Hypersensitivity reactions in a mouse model prompted the agency to suspend Denali’s planned Phase I development for DNL952 for Pompe disease.
The FDA has placed a clinical hold on Denali Therapeutics’ Pompe disease therapy DNL952, requesting specific amendments to the protocol before the biotech initiates a Phase I study for the asset.
The pause, revealed in an SEC document on Thursday, was triggered by “hypersensitivity reactions” detected in mouse models. While the FDA did not ask Denali to conduct additional non-clinical studies, it is asking the biotech to lower the starting dose of the drug in its proposed Phase I study.
Denali will also implement other protocol changes, including revised inclusion criteria, adjusted stopping rules and unspecified safety monitoring commitments.
The company has responded to the FDA’s hold and “anticipates minimal delays” in the Phase I development of DNL952, according to the regulatory filing. In a statement to Fierce Biotech, a company spokesperson said that Denali expects to start early-stage studies of the drug “in the first half of 2026, pending the agency’s feedback.”
DNL952 is an experimental enzyme replacement therapy packaged using Denali’s proprietary Enzyme TransportVehicle technology, allowing its delivery into muscles and across the blood-brain barrier. The aim is to restore levels of the GAA enzyme, which in Pompe disease is deficient, rendering the body unable to metabolize glycogen, leading to its buildup in various organs.

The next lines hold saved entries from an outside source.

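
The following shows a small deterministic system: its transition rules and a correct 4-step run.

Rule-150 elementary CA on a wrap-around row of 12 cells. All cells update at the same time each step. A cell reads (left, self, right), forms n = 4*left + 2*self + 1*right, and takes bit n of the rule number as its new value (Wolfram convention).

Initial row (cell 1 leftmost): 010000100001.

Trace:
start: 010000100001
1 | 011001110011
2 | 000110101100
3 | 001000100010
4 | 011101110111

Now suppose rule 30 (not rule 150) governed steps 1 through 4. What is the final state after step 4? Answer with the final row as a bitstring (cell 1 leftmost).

(re-executing steps 1..4 under rule 30; state before step 1: 010000100001)
1 | 011001110011
2 | 010111001110
3 | 110100111001
4 | 000111100111

000111100111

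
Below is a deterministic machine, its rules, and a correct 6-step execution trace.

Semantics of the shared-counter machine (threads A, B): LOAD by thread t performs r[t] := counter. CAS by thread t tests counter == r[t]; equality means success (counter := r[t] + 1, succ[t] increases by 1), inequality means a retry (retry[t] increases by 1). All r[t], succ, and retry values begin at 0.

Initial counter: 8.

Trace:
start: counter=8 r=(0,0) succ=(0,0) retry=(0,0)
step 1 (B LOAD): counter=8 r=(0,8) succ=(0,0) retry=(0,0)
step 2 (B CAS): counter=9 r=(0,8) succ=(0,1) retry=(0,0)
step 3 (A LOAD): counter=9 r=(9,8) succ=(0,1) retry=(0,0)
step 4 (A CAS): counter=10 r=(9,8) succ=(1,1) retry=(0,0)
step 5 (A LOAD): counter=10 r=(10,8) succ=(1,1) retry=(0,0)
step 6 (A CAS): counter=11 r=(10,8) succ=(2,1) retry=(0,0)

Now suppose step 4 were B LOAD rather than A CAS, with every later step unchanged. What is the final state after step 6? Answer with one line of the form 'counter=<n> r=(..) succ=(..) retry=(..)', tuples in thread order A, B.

counter=10 r=(9,9) succ=(1,1) retry=(0,0)

(re-executing from step 4 with the substitution; state before step 4: counter=9 r=(9,8) succ=(0,1) retry=(0,0))
step 4 (B LOAD): counter=9 r=(9,9) succ=(0,1) retry=(0,0)
step 5 (A LOAD): counter=9 r=(9,9) succ=(0,1) retry=(0,0)
step 6 (A CAS): counter=10 r=(9,9) succ=(1,1) retry=(0,0)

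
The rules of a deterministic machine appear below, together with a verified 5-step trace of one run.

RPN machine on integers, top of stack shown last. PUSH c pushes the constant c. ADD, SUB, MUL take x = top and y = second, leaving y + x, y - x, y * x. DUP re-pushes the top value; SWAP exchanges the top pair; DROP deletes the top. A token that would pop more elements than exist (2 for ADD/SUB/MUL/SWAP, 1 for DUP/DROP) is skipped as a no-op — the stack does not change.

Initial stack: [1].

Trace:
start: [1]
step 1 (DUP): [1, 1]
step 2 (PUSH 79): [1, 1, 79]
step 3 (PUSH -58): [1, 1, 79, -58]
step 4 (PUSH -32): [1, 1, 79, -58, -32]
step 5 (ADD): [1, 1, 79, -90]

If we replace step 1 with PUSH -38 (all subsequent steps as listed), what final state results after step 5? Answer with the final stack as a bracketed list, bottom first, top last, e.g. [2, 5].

[1, -38, 79, -90]

(re-executing from step 1 with the substitution; state before step 1: [1])
step 1 (PUSH -38): [1, -38]
step 2 (PUSH 79): [1, -38, 79]
step 3 (PUSH -58): [1, -38, 79, -58]
step 4 (PUSH -32): [1, -38, 79, -58, -32]
step 5 (ADD): [1, -38, 79, -90]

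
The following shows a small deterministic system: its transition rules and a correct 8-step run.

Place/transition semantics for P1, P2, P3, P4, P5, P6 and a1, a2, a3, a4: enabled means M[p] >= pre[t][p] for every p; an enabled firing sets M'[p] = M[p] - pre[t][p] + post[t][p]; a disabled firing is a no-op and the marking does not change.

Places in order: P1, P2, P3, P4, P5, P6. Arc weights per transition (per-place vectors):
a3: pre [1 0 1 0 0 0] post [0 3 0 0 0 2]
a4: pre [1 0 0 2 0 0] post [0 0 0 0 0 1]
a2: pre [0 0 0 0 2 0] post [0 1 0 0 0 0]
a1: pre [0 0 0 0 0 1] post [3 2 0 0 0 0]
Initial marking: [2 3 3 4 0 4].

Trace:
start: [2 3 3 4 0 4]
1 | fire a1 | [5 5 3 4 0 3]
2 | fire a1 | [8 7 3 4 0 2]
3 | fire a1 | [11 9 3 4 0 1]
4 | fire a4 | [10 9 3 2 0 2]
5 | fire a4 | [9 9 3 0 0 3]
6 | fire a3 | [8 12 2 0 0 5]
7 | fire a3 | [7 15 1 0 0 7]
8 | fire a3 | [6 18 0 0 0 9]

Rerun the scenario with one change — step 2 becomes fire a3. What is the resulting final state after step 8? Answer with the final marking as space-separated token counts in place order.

(re-executing from step 2 with the substitution; state before step 2: [5 5 3 4 0 3])
2 | fire a3 | [4 8 2 4 0 5]
3 | fire a1 | [7 10 2 4 0 4]
4 | fire a4 | [6 10 2 2 0 5]
5 | fire a4 | [5 10 2 0 0 6]
6 | fire a3 | [4 13 1 0 0 8]
7 | fire a3 | [3 16 0 0 0 10]
8 | fire a3 | [3 16 0 0 0 10]

3 16 0 0 0 10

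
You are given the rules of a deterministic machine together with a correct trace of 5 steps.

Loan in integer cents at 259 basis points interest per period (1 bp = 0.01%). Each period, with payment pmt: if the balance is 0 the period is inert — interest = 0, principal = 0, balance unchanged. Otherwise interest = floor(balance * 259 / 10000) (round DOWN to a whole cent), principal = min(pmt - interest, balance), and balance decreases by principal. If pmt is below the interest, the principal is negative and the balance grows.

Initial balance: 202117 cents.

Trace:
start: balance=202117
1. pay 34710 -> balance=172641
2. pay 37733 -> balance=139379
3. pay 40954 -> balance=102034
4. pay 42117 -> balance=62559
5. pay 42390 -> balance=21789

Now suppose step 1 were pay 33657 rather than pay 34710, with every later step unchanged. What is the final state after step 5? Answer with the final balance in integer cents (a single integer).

(re-executing from step 1 with the substitution; state before step 1: balance=202117)
1. pay 33657 -> balance=173694
2. pay 37733 -> balance=140459
3. pay 40954 -> balance=103142
4. pay 42117 -> balance=63696
5. pay 42390 -> balance=22955

22955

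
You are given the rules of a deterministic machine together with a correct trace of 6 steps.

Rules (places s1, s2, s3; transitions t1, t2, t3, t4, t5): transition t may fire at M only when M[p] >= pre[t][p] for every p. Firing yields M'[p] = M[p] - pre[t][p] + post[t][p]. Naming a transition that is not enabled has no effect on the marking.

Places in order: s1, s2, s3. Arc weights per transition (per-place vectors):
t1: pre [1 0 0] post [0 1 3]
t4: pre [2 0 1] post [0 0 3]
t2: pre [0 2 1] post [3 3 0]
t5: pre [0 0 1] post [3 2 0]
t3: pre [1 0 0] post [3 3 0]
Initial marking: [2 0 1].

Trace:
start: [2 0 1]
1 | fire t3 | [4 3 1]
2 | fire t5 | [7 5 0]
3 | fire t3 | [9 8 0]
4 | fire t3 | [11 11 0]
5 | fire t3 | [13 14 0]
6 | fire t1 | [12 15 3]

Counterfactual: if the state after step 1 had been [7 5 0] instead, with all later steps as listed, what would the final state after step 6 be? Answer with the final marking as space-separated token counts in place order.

12 15 3

state after step 1 := [7 5 0]
2 | fire t5 | [7 5 0]
3 | fire t3 | [9 8 0]
4 | fire t3 | [11 11 0]
5 | fire t3 | [13 14 0]
6 | fire t1 | [12 15 3]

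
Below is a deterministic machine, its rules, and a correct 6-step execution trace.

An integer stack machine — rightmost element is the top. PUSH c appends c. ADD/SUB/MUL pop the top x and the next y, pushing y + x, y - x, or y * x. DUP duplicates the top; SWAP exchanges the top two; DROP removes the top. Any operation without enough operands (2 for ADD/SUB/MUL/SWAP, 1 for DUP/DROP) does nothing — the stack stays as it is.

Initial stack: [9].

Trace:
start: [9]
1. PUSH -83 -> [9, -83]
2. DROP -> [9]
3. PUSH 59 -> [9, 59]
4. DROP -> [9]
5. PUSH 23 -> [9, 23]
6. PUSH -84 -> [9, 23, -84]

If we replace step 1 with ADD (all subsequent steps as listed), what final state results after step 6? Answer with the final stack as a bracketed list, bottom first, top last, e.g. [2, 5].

[23, -84]

(re-executing from step 1 with the substitution; state before step 1: [9])
1. ADD -> [9]
2. DROP -> []
3. PUSH 59 -> [59]
4. DROP -> []
5. PUSH 23 -> [23]
6. PUSH -84 -> [23, -84]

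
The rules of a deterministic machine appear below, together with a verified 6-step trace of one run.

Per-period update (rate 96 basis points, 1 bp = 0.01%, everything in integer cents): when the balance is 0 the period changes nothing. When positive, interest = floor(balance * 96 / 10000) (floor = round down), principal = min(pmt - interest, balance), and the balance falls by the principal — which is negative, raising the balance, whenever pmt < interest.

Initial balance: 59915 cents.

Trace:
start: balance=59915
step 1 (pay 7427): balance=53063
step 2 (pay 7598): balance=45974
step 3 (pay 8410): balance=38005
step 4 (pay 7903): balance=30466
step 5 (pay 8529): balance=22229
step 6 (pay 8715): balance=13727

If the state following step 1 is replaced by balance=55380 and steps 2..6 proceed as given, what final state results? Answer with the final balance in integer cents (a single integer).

state after step 1 := balance=55380
step 2 (pay 7598): balance=48313
step 3 (pay 8410): balance=40366
step 4 (pay 7903): balance=32850
step 5 (pay 8529): balance=24636
step 6 (pay 8715): balance=16157

16157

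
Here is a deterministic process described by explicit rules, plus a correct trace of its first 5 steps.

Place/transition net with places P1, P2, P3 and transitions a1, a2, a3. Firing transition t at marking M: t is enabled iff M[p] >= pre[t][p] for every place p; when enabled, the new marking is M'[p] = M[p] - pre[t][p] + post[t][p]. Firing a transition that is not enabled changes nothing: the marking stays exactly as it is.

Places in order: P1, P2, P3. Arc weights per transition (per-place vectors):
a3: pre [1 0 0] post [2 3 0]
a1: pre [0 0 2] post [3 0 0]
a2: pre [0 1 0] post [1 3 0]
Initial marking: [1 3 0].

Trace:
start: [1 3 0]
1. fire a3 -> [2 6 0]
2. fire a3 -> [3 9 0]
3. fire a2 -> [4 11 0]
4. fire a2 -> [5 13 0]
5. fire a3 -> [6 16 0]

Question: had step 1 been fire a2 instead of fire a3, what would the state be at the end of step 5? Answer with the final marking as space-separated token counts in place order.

6 15 0

(re-executing from step 1 with the substitution; state before step 1: [1 3 0])
1. fire a2 -> [2 5 0]
2. fire a3 -> [3 8 0]
3. fire a2 -> [4 10 0]
4. fire a2 -> [5 12 0]
5. fire a3 -> [6 15 0]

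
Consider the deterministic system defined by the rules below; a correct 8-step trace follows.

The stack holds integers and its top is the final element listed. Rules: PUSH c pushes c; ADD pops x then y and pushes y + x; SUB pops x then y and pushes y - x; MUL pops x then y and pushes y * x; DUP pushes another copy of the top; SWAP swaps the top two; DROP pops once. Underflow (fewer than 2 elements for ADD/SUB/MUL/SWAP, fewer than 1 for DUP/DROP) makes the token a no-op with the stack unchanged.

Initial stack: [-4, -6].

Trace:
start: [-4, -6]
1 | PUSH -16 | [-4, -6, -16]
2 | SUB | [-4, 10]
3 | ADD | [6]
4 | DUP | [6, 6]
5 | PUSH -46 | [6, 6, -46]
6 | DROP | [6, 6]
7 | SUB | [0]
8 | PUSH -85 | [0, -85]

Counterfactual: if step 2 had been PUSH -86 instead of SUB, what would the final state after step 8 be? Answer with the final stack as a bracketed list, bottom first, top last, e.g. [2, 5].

(re-executing from step 2 with the substitution; state before step 2: [-4, -6, -16])
2 | PUSH -86 | [-4, -6, -16, -86]
3 | ADD | [-4, -6, -102]
4 | DUP | [-4, -6, -102, -102]
5 | PUSH -46 | [-4, -6, -102, -102, -46]
6 | DROP | [-4, -6, -102, -102]
7 | SUB | [-4, -6, 0]
8 | PUSH -85 | [-4, -6, 0, -85]

[-4, -6, 0, -85]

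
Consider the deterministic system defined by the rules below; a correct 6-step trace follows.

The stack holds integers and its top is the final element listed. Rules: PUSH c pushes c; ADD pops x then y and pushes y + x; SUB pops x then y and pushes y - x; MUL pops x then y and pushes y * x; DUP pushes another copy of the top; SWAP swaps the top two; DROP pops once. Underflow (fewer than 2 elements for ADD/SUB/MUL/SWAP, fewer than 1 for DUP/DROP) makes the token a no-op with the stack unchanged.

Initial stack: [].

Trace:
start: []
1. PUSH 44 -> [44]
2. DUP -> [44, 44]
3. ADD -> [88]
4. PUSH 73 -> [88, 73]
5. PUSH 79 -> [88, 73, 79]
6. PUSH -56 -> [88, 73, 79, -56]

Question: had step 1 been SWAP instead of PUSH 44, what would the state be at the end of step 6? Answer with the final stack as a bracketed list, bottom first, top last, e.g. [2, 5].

[73, 79, -56]

(re-executing from step 1 with the substitution; state before step 1: [])
1. SWAP -> []
2. DUP -> []
3. ADD -> []
4. PUSH 73 -> [73]
5. PUSH 79 -> [73, 79]
6. PUSH -56 -> [73, 79, -56]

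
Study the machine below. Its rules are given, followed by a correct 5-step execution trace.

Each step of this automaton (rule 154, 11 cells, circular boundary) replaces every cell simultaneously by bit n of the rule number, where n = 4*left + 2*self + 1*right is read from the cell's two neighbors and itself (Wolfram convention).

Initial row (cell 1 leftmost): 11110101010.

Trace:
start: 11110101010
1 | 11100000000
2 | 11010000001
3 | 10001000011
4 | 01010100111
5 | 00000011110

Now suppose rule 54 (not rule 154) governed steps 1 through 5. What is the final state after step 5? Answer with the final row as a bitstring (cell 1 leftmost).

(re-executing steps 1..5 under rule 54; state before step 1: 11110101010)
1 | 00001111111
2 | 10010000000
3 | 11111000001
4 | 00000100010
5 | 00001110111

00001110111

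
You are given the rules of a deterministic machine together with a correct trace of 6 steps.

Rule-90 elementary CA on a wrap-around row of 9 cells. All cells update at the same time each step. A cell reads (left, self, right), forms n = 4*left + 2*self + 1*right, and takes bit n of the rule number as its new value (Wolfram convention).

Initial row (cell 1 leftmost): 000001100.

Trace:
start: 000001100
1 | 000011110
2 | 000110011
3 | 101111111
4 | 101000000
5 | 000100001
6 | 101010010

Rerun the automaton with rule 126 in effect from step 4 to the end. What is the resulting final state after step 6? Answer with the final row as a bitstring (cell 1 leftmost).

111110011

(re-executing steps 4..6 under rule 126; state before step 4: 101111111)
4 | 111000000
5 | 101100001
6 | 111110011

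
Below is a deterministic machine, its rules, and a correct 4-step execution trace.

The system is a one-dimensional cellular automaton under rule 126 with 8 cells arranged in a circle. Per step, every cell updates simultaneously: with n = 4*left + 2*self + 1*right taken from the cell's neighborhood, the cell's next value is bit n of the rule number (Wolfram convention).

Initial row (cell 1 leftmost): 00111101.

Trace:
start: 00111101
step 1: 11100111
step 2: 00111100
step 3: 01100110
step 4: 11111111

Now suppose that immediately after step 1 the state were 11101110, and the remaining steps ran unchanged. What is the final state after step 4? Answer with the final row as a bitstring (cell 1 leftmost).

state after step 1 := 11101110
step 2: 10111011
step 3: 11101110
step 4: 10111011

10111011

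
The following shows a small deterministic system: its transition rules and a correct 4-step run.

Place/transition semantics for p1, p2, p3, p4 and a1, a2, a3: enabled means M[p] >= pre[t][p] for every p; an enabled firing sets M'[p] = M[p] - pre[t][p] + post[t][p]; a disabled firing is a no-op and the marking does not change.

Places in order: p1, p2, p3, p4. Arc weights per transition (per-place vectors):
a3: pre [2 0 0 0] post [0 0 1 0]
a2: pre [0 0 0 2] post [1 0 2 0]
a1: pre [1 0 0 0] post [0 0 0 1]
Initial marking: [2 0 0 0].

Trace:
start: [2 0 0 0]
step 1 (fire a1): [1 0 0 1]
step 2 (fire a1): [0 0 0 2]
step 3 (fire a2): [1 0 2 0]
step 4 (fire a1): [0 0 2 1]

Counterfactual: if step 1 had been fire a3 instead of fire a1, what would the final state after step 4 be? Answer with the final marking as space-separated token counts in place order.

0 0 1 0

(re-executing from step 1 with the substitution; state before step 1: [2 0 0 0])
step 1 (fire a3): [0 0 1 0]
step 2 (fire a1): [0 0 1 0]
step 3 (fire a2): [0 0 1 0]
step 4 (fire a1): [0 0 1 0]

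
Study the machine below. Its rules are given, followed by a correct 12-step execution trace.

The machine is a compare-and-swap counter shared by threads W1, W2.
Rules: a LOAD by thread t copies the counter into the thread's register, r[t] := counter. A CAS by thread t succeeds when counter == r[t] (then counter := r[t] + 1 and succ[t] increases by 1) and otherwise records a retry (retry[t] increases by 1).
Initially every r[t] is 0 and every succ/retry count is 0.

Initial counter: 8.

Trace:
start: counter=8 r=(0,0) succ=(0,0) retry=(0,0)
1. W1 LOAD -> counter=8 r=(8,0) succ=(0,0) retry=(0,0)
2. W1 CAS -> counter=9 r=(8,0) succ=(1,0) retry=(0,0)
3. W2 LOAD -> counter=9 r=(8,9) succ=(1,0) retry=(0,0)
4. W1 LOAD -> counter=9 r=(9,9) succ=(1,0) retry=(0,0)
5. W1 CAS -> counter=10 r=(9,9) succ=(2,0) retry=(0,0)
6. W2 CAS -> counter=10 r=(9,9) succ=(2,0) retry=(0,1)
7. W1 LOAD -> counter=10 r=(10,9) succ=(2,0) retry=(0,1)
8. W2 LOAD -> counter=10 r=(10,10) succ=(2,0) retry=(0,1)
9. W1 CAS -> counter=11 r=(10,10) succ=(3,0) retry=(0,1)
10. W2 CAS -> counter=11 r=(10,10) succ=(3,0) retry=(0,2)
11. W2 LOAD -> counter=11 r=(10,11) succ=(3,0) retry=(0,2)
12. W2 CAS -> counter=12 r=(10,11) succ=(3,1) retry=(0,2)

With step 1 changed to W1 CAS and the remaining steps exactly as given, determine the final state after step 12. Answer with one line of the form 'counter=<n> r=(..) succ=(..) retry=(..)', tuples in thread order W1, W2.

counter=11 r=(9,10) succ=(2,1) retry=(2,2)

(re-executing from step 1 with the substitution; state before step 1: counter=8 r=(0,0) succ=(0,0) retry=(0,0))
1. W1 CAS -> counter=8 r=(0,0) succ=(0,0) retry=(1,0)
2. W1 CAS -> counter=8 r=(0,0) succ=(0,0) retry=(2,0)
3. W2 LOAD -> counter=8 r=(0,8) succ=(0,0) retry=(2,0)
4. W1 LOAD -> counter=8 r=(8,8) succ=(0,0) retry=(2,0)
5. W1 CAS -> counter=9 r=(8,8) succ=(1,0) retry=(2,0)
6. W2 CAS -> counter=9 r=(8,8) succ=(1,0) retry=(2,1)
7. W1 LOAD -> counter=9 r=(9,8) succ=(1,0) retry=(2,1)
8. W2 LOAD -> counter=9 r=(9,9) succ=(1,0) retry=(2,1)
9. W1 CAS -> counter=10 r=(9,9) succ=(2,0) retry=(2,1)
10. W2 CAS -> counter=10 r=(9,9) succ=(2,0) retry=(2,2)
11. W2 LOAD -> counter=10 r=(9,10) succ=(2,0) retry=(2,2)
12. W2 CAS -> counter=11 r=(9,10) succ=(2,1) retry=(2,2)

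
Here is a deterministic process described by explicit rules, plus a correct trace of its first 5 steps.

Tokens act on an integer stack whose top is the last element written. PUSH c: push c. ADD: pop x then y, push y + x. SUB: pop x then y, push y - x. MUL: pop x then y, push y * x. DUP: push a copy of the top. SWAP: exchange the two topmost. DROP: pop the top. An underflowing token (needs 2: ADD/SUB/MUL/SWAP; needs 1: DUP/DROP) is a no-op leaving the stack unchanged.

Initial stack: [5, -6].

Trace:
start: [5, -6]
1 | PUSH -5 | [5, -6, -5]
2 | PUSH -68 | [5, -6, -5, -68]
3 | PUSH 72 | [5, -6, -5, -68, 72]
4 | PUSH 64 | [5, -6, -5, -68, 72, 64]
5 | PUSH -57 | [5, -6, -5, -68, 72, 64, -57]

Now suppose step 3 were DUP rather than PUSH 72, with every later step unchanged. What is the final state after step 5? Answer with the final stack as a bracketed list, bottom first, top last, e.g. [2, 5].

[5, -6, -5, -68, -68, 64, -57]

(re-executing from step 3 with the substitution; state before step 3: [5, -6, -5, -68])
3 | DUP | [5, -6, -5, -68, -68]
4 | PUSH 64 | [5, -6, -5, -68, -68, 64]
5 | PUSH -57 | [5, -6, -5, -68, -68, 64, -57]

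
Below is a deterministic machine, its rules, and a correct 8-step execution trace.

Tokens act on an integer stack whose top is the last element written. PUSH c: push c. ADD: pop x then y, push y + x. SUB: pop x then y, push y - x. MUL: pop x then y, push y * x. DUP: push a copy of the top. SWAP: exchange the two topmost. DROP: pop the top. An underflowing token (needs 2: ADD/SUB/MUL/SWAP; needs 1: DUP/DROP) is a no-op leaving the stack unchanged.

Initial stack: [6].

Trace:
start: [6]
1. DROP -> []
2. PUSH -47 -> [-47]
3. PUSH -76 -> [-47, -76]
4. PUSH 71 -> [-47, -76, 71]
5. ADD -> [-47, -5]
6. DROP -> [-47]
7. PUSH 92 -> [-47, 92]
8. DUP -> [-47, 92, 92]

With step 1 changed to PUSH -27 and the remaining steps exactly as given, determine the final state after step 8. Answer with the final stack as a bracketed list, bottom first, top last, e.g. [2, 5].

[6, -27, -47, 92, 92]

(re-executing from step 1 with the substitution; state before step 1: [6])
1. PUSH -27 -> [6, -27]
2. PUSH -47 -> [6, -27, -47]
3. PUSH -76 -> [6, -27, -47, -76]
4. PUSH 71 -> [6, -27, -47, -76, 71]
5. ADD -> [6, -27, -47, -5]
6. DROP -> [6, -27, -47]
7. PUSH 92 -> [6, -27, -47, 92]
8. DUP -> [6, -27, -47, 92, 92]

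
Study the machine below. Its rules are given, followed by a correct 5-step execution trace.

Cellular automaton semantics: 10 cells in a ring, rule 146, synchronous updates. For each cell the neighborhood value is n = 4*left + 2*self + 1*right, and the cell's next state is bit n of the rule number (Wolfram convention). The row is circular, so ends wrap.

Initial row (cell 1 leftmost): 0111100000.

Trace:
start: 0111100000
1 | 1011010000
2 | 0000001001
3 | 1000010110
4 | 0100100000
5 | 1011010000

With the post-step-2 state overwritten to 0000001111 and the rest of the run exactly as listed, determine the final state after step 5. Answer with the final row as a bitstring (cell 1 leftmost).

state after step 2 := 0000001111
3 | 1000010110
4 | 0100100000
5 | 1011010000

1011010000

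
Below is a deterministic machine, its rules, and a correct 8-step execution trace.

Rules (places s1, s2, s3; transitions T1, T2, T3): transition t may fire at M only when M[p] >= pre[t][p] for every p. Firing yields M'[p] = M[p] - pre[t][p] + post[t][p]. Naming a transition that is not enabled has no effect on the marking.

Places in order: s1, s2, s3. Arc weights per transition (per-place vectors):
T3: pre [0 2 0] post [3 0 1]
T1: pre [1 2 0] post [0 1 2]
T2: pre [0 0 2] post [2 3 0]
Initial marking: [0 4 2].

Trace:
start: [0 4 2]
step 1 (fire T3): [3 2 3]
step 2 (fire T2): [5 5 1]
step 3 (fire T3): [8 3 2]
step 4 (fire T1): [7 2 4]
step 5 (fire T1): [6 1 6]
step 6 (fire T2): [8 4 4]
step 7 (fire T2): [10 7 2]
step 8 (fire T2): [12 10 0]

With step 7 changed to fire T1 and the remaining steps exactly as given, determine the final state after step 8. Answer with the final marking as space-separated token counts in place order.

9 6 4

(re-executing from step 7 with the substitution; state before step 7: [8 4 4])
step 7 (fire T1): [7 3 6]
step 8 (fire T2): [9 6 4]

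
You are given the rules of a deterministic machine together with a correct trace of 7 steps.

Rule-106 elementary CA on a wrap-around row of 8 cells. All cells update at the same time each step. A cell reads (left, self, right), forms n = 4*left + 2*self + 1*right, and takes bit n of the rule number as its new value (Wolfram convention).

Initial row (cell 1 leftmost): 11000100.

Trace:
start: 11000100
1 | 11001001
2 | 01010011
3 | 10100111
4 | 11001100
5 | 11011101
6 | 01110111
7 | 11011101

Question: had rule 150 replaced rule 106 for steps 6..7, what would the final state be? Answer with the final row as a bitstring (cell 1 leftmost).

11011101

(re-executing steps 6..7 under rule 150; state before step 6: 11011101)
6 | 10001000
7 | 11011101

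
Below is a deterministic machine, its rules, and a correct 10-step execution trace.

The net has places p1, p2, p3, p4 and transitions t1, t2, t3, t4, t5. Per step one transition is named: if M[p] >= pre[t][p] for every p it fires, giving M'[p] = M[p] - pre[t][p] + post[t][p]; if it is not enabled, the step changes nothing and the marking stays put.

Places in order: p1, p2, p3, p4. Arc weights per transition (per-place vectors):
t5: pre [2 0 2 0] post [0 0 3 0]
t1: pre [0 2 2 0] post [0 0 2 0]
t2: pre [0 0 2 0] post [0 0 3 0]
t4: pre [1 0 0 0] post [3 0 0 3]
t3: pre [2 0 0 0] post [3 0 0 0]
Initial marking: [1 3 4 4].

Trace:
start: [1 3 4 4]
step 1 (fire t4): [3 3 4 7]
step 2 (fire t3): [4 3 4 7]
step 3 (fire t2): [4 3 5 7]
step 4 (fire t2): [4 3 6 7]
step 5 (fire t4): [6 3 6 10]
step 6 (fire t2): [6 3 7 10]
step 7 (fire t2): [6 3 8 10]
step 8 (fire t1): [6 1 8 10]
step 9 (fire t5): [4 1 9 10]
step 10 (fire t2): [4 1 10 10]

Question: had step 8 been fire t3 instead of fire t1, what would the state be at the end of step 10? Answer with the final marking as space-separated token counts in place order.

5 3 10 10

(re-executing from step 8 with the substitution; state before step 8: [6 3 8 10])
step 8 (fire t3): [7 3 8 10]
step 9 (fire t5): [5 3 9 10]
step 10 (fire t2): [5 3 10 10]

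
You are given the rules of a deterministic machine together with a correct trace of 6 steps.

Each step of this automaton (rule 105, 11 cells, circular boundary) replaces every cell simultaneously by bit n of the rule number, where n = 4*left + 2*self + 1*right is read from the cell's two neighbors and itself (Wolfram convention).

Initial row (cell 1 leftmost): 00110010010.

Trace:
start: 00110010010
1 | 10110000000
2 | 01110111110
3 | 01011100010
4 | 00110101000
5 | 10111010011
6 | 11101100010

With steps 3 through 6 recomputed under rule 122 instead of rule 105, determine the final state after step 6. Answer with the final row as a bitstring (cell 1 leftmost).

01110000000

(re-executing steps 3..6 under rule 122; state before step 3: 01110111110)
3 | 11011100011
4 | 01110110110
5 | 11011111111
6 | 01110000000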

Patients with Pompe disease, a rare and debilitating disorder, suffer from breathing problems and muscle weakness. In severe cases, the condition can be life-threatening.
Denali filed an investigational new drug application for DNL952 in October. That application has now been put on hold by the FDA, continuing what has been a difficult year for Denali. In January, the biotech reported that its small-molecule drug candidate DNL343 failed to significantly slow disease progression versus placebo in the Phase II/III HEALY ALS study of amyotrophic lateral sclerosis.
DNL343 was unable to redeem itself in a biomarker analysis, with follow-on data from HEALEY ALS showing no significant treatment effect on neurofilament light, a key indicator of nerve damage. As a result, Denali decided to not push through with testing DNL343 in the study’s extension phase and at the time said it would “assess potential future development opportunities” for the drug. Its future remains uncertain.
Then, in October, Denali announced that the FDA pushed back its target action date for tividenofusp alfa, the biotech’s investigational treatment for the rare Hunter syndrome. The delay was triggered by updated pharmacological information that Denali submitted, which the regulator deemed a major amendment to the application. Denali insisted that the review extension was “not related to efficacy, safety or biomarkers.” A decision is now expected on Apr. 5, 2026.